Foi de Moro também a primeira sentença condenatória contra o ex-­presidente Lula: nove anos e seis meses de cadeia. Hoje o petista é réu em outras seis ações. Moro deve sentenciá-lo em breve num processo que investiga o recebimento de favores milionários da Odebrecht. Dedicado exclusivamente à Lava-Jato, o juiz já proferiu 165 condenações e mais de 200 ordens de prisão. Ele gasta cerca de uma semana para aceitar uma denúncia, enquanto o prazo médio para o STF transformar um suspeito em réu é de 581 dias. Um processo do petrolão nas mãos de Moro é concluído em poucos meses. No Supremo, a média de tramitação de uma ação penal é de 1 377 dias. Historicamente, são raras as condenações na mais alta corte do país. A exceção mais conhecida foi o julgamento do mensalão. Foram sentenciados a 243 anos de prisão 24 mensaleiros, incluindo a antiga cúpula do PT. Muito desse resultado se deveu ao empenho pessoal do relator do mensalão, Joaquim Barbosa.

Hoje aposentado, Barbosa determinou que juízes de 47 varas federais em dezenove estados ouvissem mais de 600 testemunhas. Ainda assim, foram mais de sete anos para a conclusão do processo. Os ministros do Supremo reconhecem certo desconforto com os parcos resultados produzidos pelo tribunal na Lava-Jato. Além de terceirizarem responsabilidades para a PF e o Ministério Público, que pecariam na investigação, eles alegam que o STF não é afeito a questões penais. Argumentam ainda que a corte, por ser a última instância, tem de agir com precaução redobrada, já que suas decisões não podem ser reformadas. Diz o ex-­ministro Carlos Ayres Britto: “São onze pares de olhos sobre os fatos, onze experiências, onze vocações. A vontade colegiada se forma com mais dificuldade. O preço de tudo isso é a demora”. Demora que anda de mãos dadas com a impunidade.
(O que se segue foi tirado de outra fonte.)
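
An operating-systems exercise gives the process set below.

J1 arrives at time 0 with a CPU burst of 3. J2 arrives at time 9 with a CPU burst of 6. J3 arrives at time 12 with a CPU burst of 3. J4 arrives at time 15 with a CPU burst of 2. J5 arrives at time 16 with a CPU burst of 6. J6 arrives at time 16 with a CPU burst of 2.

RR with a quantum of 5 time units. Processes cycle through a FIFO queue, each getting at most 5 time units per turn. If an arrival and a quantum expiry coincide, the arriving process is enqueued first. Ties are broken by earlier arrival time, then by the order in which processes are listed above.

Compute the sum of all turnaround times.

45

Schedule: | J1 0-3 | idle 3-9 | J2 9-14 | J3 14-17 | J2 17-18 | J4 18-20 | J5 20-25 | J6 25-27 | J5 27-28 |
Completion: J1=3  J2=18  J3=17  J4=20  J5=28  J6=27
Turnaround = completion − arrival: J1=3, J2=9, J3=5, J4=5, J5=12, J6=11
Total turnaround = 3 + 9 + 5 + 5 + 12 + 11 = 45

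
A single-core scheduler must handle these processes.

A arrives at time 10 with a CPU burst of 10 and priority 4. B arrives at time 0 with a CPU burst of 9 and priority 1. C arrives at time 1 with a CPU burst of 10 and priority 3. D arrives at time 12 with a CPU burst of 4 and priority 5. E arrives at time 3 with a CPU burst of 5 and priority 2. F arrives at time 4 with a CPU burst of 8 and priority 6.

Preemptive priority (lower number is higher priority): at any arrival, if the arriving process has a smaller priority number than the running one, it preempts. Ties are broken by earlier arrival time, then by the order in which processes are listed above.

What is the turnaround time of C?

Gantt: | B 0-9 | E 9-14 | C 14-24 | A 24-34 | D 34-38 | F 38-46 |
Completion: A=34  B=9  C=24  D=38  E=14  F=46
Turnaround(C) = completion − arrival = 24 − 1 = 23

23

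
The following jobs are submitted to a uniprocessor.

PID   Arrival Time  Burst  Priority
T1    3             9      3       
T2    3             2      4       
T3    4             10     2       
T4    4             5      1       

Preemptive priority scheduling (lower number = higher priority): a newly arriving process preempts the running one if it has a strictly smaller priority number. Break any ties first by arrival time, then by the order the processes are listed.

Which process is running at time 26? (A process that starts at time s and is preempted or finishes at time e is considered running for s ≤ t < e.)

T1

Schedule: | idle 0-3 | T1 3-4 | T4 4-9 | T3 9-19 | T1 19-27 | T2 27-29 |
Completion: T1=27  T2=29  T3=19  T4=9
Turnaround (C−A): T1=24  T2=26  T3=15  T4=5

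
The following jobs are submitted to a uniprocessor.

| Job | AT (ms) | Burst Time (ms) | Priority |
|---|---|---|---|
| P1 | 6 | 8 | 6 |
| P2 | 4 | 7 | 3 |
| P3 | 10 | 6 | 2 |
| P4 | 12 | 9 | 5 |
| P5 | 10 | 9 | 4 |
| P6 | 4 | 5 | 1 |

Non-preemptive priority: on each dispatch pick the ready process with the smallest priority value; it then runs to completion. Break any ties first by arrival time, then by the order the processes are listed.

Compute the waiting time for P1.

Timeline: | idle 0-4 | P6 4-9 | P2 9-16 | P3 16-22 | P5 22-31 | P4 31-40 | P1 40-48 |
Completion: P1=48  P2=16  P3=22  P4=40  P5=31  P6=9
Turnaround (C−A): P1=42  P2=12  P3=12  P4=28  P5=21  P6=5
Waiting(P1) = turnaround − burst = 42 − 8 = 34

34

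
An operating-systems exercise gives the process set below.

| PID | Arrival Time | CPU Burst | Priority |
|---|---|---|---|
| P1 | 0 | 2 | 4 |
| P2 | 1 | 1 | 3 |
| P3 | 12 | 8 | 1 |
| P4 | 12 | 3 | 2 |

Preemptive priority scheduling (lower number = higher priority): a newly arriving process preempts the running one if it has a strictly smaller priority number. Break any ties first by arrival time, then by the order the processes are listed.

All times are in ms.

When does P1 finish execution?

3

Schedule: | P1 0-1 | P2 1-2 | P1 2-3 | idle 3-12 | P3 12-20 | P4 20-23 |
Completion: P1=3  P2=2  P3=20  P4=23
Turnaround (C−A): P1=3  P2=1  P3=8  P4=11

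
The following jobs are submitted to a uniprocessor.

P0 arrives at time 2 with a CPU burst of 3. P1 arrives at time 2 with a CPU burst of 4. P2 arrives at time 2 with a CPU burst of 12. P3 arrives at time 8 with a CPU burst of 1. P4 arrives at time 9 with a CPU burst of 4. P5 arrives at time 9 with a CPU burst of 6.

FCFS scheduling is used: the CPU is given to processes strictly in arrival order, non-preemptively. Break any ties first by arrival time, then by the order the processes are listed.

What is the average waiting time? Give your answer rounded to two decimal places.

8.83

Gantt: | idle 0-2 | P0 2-5 | P1 5-9 | P2 9-21 | P3 21-22 | P4 22-26 | P5 26-32 |
Completion: P0=5  P1=9  P2=21  P3=22  P4=26  P5=32
Turnaround (C−A): P0=3  P1=7  P2=19  P3=14  P4=17  P5=23
Waiting times: P0=0, P1=3, P2=7, P3=13, P4=13, P5=17
Average waiting = (0+3+7+13+13+17) / 6 = 53/6 = 8.83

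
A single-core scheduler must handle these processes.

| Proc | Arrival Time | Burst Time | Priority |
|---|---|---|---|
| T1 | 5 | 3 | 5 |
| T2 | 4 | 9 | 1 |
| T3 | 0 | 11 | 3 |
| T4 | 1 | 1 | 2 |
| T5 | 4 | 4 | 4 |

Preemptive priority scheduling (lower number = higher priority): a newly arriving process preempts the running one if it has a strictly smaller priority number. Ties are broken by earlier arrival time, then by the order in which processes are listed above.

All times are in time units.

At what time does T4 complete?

Gantt: | T3 0-1 | T4 1-2 | T3 2-4 | T2 4-13 | T3 13-21 | T5 21-25 | T1 25-28 |
Completion: T1=28  T2=13  T3=21  T4=2  T5=25
Turnaround (C−A): T1=23  T2=9  T3=21  T4=1  T5=21

2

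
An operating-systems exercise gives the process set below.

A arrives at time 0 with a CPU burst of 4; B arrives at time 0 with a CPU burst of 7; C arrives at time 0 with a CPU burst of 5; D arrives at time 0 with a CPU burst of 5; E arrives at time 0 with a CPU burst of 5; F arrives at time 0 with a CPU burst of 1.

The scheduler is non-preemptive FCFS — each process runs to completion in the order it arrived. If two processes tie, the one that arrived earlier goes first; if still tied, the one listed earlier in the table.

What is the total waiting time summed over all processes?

78

Timeline: | A 0-4 | B 4-11 | C 11-16 | D 16-21 | E 21-26 | F 26-27 |
Completion: A=4  B=11  C=16  D=21  E=26  F=27
Waiting = turnaround − burst: A=0, B=4, C=11, D=16, E=21, F=26
Total waiting = 0 + 4 + 11 + 16 + 21 + 26 = 78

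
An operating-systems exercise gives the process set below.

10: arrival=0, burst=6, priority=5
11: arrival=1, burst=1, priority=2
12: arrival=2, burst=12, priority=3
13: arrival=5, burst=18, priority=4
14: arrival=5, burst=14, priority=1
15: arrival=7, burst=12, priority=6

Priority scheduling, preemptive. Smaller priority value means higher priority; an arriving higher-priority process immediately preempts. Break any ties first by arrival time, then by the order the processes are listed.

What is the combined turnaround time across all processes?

189

Timeline: | 10 0-1 | 11 1-2 | 12 2-5 | 14 5-19 | 12 19-28 | 13 28-46 | 10 46-51 | 15 51-63 |
Completion: 10=51  11=2  12=28  13=46  14=19  15=63
Turnaround (C−A): 10=51  11=1  12=26  13=41  14=14  15=56
Turnaround = completion − arrival: 10=51, 11=1, 12=26, 13=41, 14=14, 15=56
Total turnaround = 51 + 1 + 26 + 41 + 14 + 56 = 189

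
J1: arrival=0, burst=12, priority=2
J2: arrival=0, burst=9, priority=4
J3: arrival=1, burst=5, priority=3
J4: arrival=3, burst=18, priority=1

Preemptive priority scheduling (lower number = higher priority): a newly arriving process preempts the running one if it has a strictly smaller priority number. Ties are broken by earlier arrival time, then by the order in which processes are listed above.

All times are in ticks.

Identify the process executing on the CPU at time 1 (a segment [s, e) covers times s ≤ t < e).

Schedule: | J1 0-3 | J4 3-21 | J1 21-30 | J3 30-35 | J2 35-44 |
Completion: J1=30  J2=44  J3=35  J4=21
Turnaround (C−A): J1=30  J2=44  J3=34  J4=18

J1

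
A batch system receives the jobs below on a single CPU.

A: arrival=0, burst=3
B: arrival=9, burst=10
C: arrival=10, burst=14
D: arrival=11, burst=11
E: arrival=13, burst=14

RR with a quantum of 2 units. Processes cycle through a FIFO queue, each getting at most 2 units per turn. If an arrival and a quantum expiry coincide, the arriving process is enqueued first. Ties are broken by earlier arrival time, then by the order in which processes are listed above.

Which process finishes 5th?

E

Schedule: | A 0-3 | idle 3-9 | B 9-11 | C 11-13 | D 13-15 | B 15-17 | E 17-19 | C 19-21 | D 21-23 | B 23-25 | E 25-27 | C 27-29 | D 29-31 | B 31-33 | E 33-35 | C 35-37 | D 37-39 | B 39-41 | E 41-43 | C 43-45 | D 45-47 | E 47-49 | C 49-51 | D 51-52 | E 52-54 | C 54-56 | E 56-58 |
Completion: A=3  B=41  C=56  D=52  E=58
Finish order: A → B → D → C → E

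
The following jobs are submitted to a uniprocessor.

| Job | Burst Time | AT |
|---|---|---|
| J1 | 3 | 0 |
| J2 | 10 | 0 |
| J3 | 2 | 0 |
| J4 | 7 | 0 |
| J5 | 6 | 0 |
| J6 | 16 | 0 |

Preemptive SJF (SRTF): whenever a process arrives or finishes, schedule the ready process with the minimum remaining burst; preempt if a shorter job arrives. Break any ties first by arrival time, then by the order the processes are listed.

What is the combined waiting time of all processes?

64

Schedule: | J3 0-2 | J1 2-5 | J5 5-11 | J4 11-18 | J2 18-28 | J6 28-44 |
Completion: J1=5  J2=28  J3=2  J4=18  J5=11  J6=44
Turnaround (C−A): J1=5  J2=28  J3=2  J4=18  J5=11  J6=44
Waiting = turnaround − burst: J1=2, J2=18, J3=0, J4=11, J5=5, J6=28
Total waiting = 2 + 18 + 0 + 11 + 5 + 28 = 64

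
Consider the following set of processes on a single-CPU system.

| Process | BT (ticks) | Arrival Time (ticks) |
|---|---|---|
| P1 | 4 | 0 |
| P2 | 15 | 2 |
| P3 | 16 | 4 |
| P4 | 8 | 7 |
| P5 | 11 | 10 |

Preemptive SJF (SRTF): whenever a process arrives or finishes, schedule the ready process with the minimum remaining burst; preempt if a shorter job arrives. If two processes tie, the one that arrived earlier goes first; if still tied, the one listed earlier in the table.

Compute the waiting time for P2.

21

Schedule: | P1 0-4 | P2 4-7 | P4 7-15 | P5 15-26 | P2 26-38 | P3 38-54 |
Completion: P1=4  P2=38  P3=54  P4=15  P5=26
Waiting(P2) = turnaround − burst = 36 − 15 = 21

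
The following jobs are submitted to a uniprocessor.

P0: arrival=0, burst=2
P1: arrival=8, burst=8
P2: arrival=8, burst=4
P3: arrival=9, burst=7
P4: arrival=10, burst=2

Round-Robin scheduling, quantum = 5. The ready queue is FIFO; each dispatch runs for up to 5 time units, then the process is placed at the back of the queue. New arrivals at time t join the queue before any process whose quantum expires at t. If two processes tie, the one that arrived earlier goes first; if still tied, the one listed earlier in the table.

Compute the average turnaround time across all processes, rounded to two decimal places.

Timeline: | P0 0-2 | idle 2-8 | P1 8-13 | P2 13-17 | P3 17-22 | P4 22-24 | P1 24-27 | P3 27-29 |
Completion: P0=2  P1=27  P2=17  P3=29  P4=24
Turnaround (C−A): P0=2  P1=19  P2=9  P3=20  P4=14
Turnaround times: P0=2, P1=19, P2=9, P3=20, P4=14
Average turnaround = (2+19+9+20+14) / 5 = 64/5 = 12.80

12.80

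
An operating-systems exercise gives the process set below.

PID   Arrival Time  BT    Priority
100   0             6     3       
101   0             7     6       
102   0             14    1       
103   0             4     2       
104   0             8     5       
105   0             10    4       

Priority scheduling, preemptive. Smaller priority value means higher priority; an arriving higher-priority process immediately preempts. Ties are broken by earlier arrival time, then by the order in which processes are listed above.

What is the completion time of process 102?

Gantt: | 102 0-14 | 103 14-18 | 100 18-24 | 105 24-34 | 104 34-42 | 101 42-49 |
Completion: 100=24  101=49  102=14  103=18  104=42  105=34
Turnaround (C−A): 100=24  101=49  102=14  103=18  104=42  105=34

14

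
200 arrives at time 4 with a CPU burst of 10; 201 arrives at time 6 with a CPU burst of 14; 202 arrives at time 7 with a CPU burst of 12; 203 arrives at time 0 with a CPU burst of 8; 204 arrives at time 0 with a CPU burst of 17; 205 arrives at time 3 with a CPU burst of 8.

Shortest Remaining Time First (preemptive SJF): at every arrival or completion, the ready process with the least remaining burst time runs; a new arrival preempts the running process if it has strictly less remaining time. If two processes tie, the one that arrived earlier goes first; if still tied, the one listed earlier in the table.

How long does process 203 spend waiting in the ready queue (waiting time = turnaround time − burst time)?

0

Timeline: | 203 0-8 | 205 8-16 | 200 16-26 | 202 26-38 | 201 38-52 | 204 52-69 |
Completion: 200=26  201=52  202=38  203=8  204=69  205=16
Turnaround (C−A): 200=22  201=46  202=31  203=8  204=69  205=13
Waiting(203) = turnaround − burst = 8 − 8 = 0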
Segundo o relator da Lava-Jato no Supremo, Edson Fachin, devem ser julgados neste ano só dois processos: contra a presidente do PT, senadora Gleisi Hoffmann, e o ex-líder do PP Nelson Meurer. Parece pouco, e é. Mas pode ser pior. Fachin luta para impedir que o plenário do tribunal reverta a decisão que autorizou a execução da pena de prisão depois de uma sentença de segunda instância. Esse entendimento deu fôlego às delações premiadas e à própria investigação. Se derrubado, pavimentará o caminho para que a cadeia desapareça do horizonte de corruptos consagrados. “A Lava-Jato é um conjunto de autos que representam um processo histórico e cultural de enfrentamento sistêmico da corrupção institucionalizada no Brasil. Por isso, é preciso firmeza, celeridade e um olhar voltado para a linha do tempo”, disse Fachin, por meio de nota, a VEJA. Bonito discurso. Falta agora acelerar a sua prática.